27 de janeiro de 2022

O sonho de ter e manter um carro próprio no Brasil está cada vez mais distante. O preço dos veículos novos e usados disparou no Brasil e não dá sinais de que vai cair. Um dos campeões de vendas era o Gol, o carro popular da Volkswagen. Somente em março de 2010, foram vendidos 30 mil. Hoje, o modelo pode custar de R$ 70 mil a R$ 90 mil nas concessionárias do país.O carro “popular” (entre muitas aspas) mais barato vendido no Brasil em janeiro de 2022 é o Kwid, da Renault, que custa a bagatela de R$ 59.890. O valor corresponde a quase 50 salários mínimos. De popular, nem carros nem o governo Bolsonaro têm nada.

A situação é muito diferente daquela vivida pelos brasileiros durante os governos do ex-presidente Luiz Inácio Lula da Silva e do PT. A valorização dos salários e a diminuição do preço dos carros populares fizeram com que o preço do carro mais barato do mercado, que correspondia a 92 salários mínimos em 2000, chegasse a valer o equivalente a 30 salários mínimos em 2015. Com Bolsonaro, o contrário aconteceu: carros mais caros, inflação nas alturas e salários sem nenhum aumento real elevaram o custo do carro mais barato de 30 salários mínimos, em 2019, para 50 salários mínimos, em 2022.

Colocar o pobre no centro do orçamento e manter a economia aquecida foram alguns dos pilares dos governos de Lula. Com a estabilização da economia, a inflação baixa, o incentivo às montadoras e estímulo ao crédito somente no primeiro mandato foram 6,6 milhões de veículos vendidos. O sonho do carro próprio, que se tornou realidade para muitas famílias brasileiras durante os governos petistas, está mais distante do que nunca.

O preço médio dos veículos mais baratos 0 KM, em 2022, é de R$ 66.370. Em 2010, esse valor era menos da metade, R$ 25.518.

Fatores como a alta do dólar, a inflação nas alturas e os índices econômicos nacionais (obrigado, Bolsonaro e Paulo Guedes) explicam boa parte do que acontece com o preço dos automóveis no Brasil em 2022. Outro fator é a pandemia, que causou crise dos semicondutores e falta de insumos para as montadoras.
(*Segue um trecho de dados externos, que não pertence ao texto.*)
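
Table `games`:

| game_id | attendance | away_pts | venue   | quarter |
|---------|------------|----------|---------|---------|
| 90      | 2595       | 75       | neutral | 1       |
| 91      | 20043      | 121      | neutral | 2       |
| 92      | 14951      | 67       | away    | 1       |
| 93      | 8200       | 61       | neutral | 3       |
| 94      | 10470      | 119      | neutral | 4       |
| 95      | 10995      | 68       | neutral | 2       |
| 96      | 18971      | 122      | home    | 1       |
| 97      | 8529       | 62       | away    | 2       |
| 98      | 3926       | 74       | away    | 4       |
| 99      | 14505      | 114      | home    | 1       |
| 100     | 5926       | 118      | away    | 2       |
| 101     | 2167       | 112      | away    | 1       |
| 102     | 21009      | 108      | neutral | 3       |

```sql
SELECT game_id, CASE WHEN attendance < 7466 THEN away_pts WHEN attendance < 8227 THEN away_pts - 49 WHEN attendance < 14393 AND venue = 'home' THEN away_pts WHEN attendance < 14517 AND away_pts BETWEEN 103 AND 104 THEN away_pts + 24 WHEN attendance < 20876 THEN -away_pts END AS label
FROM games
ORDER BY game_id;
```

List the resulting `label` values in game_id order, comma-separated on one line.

game_id=90: attendance < 7466 → 75
game_id=91: attendance < 20876 → -121
game_id=92: attendance < 20876 → -67
game_id=93: attendance < 8227 → 12
game_id=94: attendance < 20876 → -119
game_id=95: attendance < 20876 → -68
game_id=96: attendance < 20876 → -122
game_id=97: attendance < 20876 → -62
game_id=98: attendance < 7466 → 74
game_id=99: attendance < 20876 → -114
game_id=100: attendance < 7466 → 118
game_id=101: attendance < 7466 → 112
game_id=102: (no match → NULL) → NULL

75, -121, -67, 12, -119, -68, -122, -62, 74, -114, 118, 112, NULL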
Esse aumento absurdo no preço dos carros, sobretudo os 0km, fez a expressão “carro popular” perder sentido. Com o desemprego, a economia em ruínas, a inflação nas alturas e o salário que não acompanha o preço de itens básicos, comprar um carro hoje está muito além do poder aquisitivo da maioria dos brasileiros.

O preço médio dos veículos recém saídos da concessionária ficou próximo de R$ 60 mil, em 2021. Em 2010, esse valor era menos da metade, R$ 25.518. E as notícias também não são boas para quem deseja adquirir um carro usado: os preços devem continuar elevador por causa da crise. Até agosto do ano passado, a variação do preço dos automóveis em 12 meses foi de quase 10% para modelos novos e 12,48% para carros usados, segundo dados do Índice de Preços ao Consumidor Amplo (IPCA), que mede a inflação no Brasil.

Vale lembrar também que a gasolina ficou quase 45% mais cara só em 2021, e já passou por novo reajuste em 2022. Os constantes aumentos de preço são resultado da política de dolarização adotada pela Petrobras para beneficiar acionistas estrangeiros em detrimento do povo brasileiro. Pode colocar mais essa na conta do governo Bolsonaro.

Esse mercado vem encolhendo no Brasil de Bolsonaro, assim como economia brasileira. Hoje, para cada carro novo, são vendidos seis velhos. É claro que a pandemia tem uma parcela de culpa nessa equação, mas não é segredo para ninguém que o Brasil poderia se recuperar de forma muito melhor da crise não fosse o temperamento de Bolsonaro e a inabilidade de Paulo Guedes em conduzir a economia do País. Enquanto isso, o brasileiro paga o pato e a solução é “andar de carro velho, amor”, como diz a canção.